Dalton’s expansive view of government leads to some rather odd areas for education policy, especially when it comes to early childhood programs. For one, he wishes to “provide every newborn with a library card.” Even if one believed that distributing library cards would lead to more parents reading to their one- and two-year-old children—the reason for this policy—it would seem more sensible to distribute them to the parents, since it is unlikely that children that small will check out books.
Dalton also wants to expand the Nurse-Family Partnership program. The program attempts to foster better pre-natal and early childhood care, which seems to be more properly a health care issue, for the Department of Health and Human Services, than it is an educational issue.
McCrory makes no mention of the need to raise revenues, which is consistent with his “live within our means” policies.
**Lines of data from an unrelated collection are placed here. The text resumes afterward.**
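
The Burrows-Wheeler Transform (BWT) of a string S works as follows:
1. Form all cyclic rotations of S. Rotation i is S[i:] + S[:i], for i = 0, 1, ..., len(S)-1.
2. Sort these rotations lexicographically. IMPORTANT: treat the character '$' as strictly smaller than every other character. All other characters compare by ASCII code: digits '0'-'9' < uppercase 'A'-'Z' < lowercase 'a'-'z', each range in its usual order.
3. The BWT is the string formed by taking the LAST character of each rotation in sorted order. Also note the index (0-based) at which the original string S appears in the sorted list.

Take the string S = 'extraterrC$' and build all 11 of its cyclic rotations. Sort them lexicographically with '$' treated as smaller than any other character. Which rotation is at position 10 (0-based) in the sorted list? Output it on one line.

Answer: xtraterrC$e

Derivation:
All 11 rotations (rotation i = S[i:]+S[:i]):
  rot[0] = extraterrC$
  rot[1] = xtraterrC$e
  rot[2] = traterrC$ex
  rot[3] = raterrC$ext
  rot[4] = aterrC$extr
  rot[5] = terrC$extra
  rot[6] = errC$extrat
  rot[7] = rrC$extrate
  rot[8] = rC$extrater
  rot[9] = C$extraterr
  rot[10] = $extraterrC
Sorted (with $ < everything):
  sorted[0] = $extraterrC
  sorted[1] = C$extraterr
  sorted[2] = aterrC$extr
  sorted[3] = errC$extrat
  sorted[4] = extraterrC$
  sorted[5] = rC$extrater
  sorted[6] = raterrC$ext
  sorted[7] = rrC$extrate
  sorted[8] = terrC$extra
  sorted[9] = traterrC$ex
  sorted[10] = xtraterrC$e
sorted[10] = xtraterrC$e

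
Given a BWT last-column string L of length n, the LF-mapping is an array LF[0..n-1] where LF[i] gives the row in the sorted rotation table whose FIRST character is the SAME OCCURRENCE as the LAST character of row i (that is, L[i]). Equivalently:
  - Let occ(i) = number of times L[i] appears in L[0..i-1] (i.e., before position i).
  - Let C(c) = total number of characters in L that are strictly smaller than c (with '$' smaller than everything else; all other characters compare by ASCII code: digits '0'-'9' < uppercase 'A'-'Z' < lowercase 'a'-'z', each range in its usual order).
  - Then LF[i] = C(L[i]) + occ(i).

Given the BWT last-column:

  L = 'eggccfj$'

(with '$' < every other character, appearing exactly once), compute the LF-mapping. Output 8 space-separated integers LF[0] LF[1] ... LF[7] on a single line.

Char counts: '$':1, 'c':2, 'e':1, 'f':1, 'g':2, 'j':1
C (first-col start): C('$')=0, C('c')=1, C('e')=3, C('f')=4, C('g')=5, C('j')=7
L[0]='e': occ=0, LF[0]=C('e')+0=3+0=3
L[1]='g': occ=0, LF[1]=C('g')+0=5+0=5
L[2]='g': occ=1, LF[2]=C('g')+1=5+1=6
L[3]='c': occ=0, LF[3]=C('c')+0=1+0=1
L[4]='c': occ=1, LF[4]=C('c')+1=1+1=2
L[5]='f': occ=0, LF[5]=C('f')+0=4+0=4
L[6]='j': occ=0, LF[6]=C('j')+0=7+0=7
L[7]='$': occ=0, LF[7]=C('$')+0=0+0=0

Answer: 3 5 6 1 2 4 7 0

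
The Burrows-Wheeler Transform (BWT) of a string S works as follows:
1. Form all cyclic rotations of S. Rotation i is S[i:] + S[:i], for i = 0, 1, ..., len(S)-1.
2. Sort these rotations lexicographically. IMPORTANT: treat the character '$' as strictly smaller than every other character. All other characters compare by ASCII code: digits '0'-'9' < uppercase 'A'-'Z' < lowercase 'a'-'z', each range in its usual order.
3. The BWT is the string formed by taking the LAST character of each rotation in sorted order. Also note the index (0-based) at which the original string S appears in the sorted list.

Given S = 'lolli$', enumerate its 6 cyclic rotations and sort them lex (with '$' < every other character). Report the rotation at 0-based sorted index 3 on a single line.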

One consideration for both candidates, however, is that the real power in the state is the legislature. The legislature appoints the UNC Board of Governors and controls the state’s educational purse strings; without legislative backing, it is debatable how much a governor can forward his or her agenda.
That is especially true for Dalton this year. Should he win, his party will almost assuredly be in the minority. Just as with Governor Perdue the last two years, his budget proposals and many of his initiatives would likely be dead on arrival.
McCrory, however, would likely be able to work with his majority party to get much of his platform passed into law. Especially since his recommendations are in line with the legislature’s frugal approach. That may be a great thing for the state, since his program of higher standards and accountability offer a fresh alternative to the failed “throw money at it” policies of the past.